Geohash

· 472 words · 3 minute read

Have you ever thought about how to search for locations near specific coordinates, like in Google Maps? My first idea was to save the longitude and latitude in a database like MySQL or PostgreSQL. Adding an index to the longitude and latitude columns can help speed up queries, but it’s still inefficient. In 2008, geohashing was introduced by Gustavo Niemeyer as a solution.

Geohash is a public domain geocode system invented in 2008 by Gustavo Niemeyer and (similar work in 1966) G.M. Morton, which encodes a geographic location into a short string of letters and digits.

grid image

source: https://en.wikipedia.org/wiki/Geohash

Geohashing assigns the same prefix to geohashes of nearby locations, meaning they are spatially close to each other.

Example:

Location Lat, Lng Geohash
Monas -6.175648, 106.827256 qqguygv
Pasar Senen Station -6.172421, 106.843745 qqguzk1
Gambir Station -6.176995, 106.830968 qqguygx

jakarta map

From this table, we can conclude that Monas is closer to Gambir Station because they share a longer prefix (qqguyg) than with Pasar Senen Station. With this geohash behavior, we can use an SQL query only with one column to find all locations near a specific point. This query more efficient instead using lat and long column.

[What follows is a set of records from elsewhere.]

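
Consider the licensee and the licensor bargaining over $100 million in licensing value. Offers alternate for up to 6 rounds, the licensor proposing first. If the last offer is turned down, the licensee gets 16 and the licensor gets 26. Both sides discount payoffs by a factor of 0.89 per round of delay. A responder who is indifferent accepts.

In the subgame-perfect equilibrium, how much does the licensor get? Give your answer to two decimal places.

41.13

Solve by backward induction from round 6.
Round 6 (the licensee proposes): the licensor gets 26 if talks fail, so the licensee offers 26 and keeps 74.
Round 5 (the licensor proposes): the licensee can get 74 next round, worth 0.89 × 74 = 65.86 now. The licensor offers 65.86 and keeps 100 − 65.86 = 34.14.
Round 4 (the licensee proposes): the licensor can get 34.14 next round, worth 0.89 × 34.14 = 30.3846 now; the licensee offers that and keeps 69.6154.
Round 3 (the licensor proposes): the licensee can get 69.6154 next round, worth 0.89 × 69.6154 = 61.957706 now. The licensor offers 61.957706 and keeps 100 − 61.957706 = 38.042294.
Round 2 (the licensee proposes): the licensor can get 38.042294 next round, worth 0.89 × 38.042294 = 33.85764166 now, so the licensee offers 33.85764166, keeping 66.14235834.
Round 1 (the licensor proposes): the licensee can get 66.14235834 next round, worth 0.89 × 66.14235834 = 58.8666989226 now; the licensor offers that and keeps 41.1333010774.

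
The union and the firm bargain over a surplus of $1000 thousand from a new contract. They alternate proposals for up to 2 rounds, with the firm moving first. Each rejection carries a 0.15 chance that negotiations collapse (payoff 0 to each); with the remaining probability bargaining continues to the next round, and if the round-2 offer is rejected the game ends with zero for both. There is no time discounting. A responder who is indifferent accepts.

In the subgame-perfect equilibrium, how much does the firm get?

150

Round 2 (the union proposes): the firm will accept anything ≥ 0, so the union offers 0 and keeps 1000.
Round 1 (the firm proposes): rejecting gives the union an expected 0.85 × 1000 = 850. The firm offers 850 and keeps 1000 − 850 = 150.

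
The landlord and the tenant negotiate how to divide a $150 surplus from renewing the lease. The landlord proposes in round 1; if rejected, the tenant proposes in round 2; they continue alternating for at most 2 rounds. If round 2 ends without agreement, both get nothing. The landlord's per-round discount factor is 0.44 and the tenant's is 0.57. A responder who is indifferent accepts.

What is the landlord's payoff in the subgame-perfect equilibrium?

64.5

Round 2 (the tenant proposes): rejection yields 0 for the landlord; the tenant offers 0 and keeps 150.
Round 1 (the landlord proposes): the tenant can get 150 next round, worth 0.57 × 150 = 85.5 now; the landlord offers that and keeps 64.5.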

SELECT detail FROM locations WHERE geohash LIKE 'qqguy%`

Geohash split the location in map into some boxes. Each dimension have different precision. To generate geohash we can use this algorithm:

  1. Choose geohash level between 1-12
  2. Loop for each level
  3. Is our coordinate or point in left half map? if yes, write ‘0’, otherwise ‘1’.
  4. Is our coordinate or point in bottom half map? if yes, write ‘0’, otherwise ‘1’.
  5. Rescale the map.
  6. Back to point 2
  7. If loop finished, we can encode the result (binary number) using base32 string

alt text

source: https://researchgate.net/figure/Geohash-binary-code_fig2_332061286

Below geohash precision level

Precision / geohash length Latitude bits Longitude bits Latitude error Longitude error Cell height Cell width
1 2 3 ±23 ±23 4992.6 km 5009.4 km
2 5 5 ±2.8 ±5.6 624.1 km 1252.3 km
3 7 8 ±0.70 ±0.70 156 km 156.5 km
4 10 10 ±0.087 ±0.18 19.5 km 39.1 km
5 12 13 ±0.022 ±0.022 4.9 km 4.9 km
6 15 15 ±0.0027 ±0.0055 609.4 m 1.2 km
7 17 18 ±0.00068 ±0.00068 152.5 m 152.9 m
8 20 20 ±0.00086 ±0.000172 19 m 38.2 m
9 22 23 ±0.000021 ±0.000021 4.8 m 4.8 m
10 25 25 ±0.00000268 ±0.00000536 59.5 cm 1.2 m
11 27 28 ±0.00000067 ±0.00000067 14.9 cm 14.9 cm
12 30 30 ±0.00000008 ±0.00000017 1.9 cm 3.7 cm

Geohashing has some limitations. When two points are close but fall on opposite sides of an edge, they may have different geohash prefixes. As a result, the search may not detect these points as being close. One solution is to reduce the search precision to include those points, but this can lead to results that contain too many unrelated points.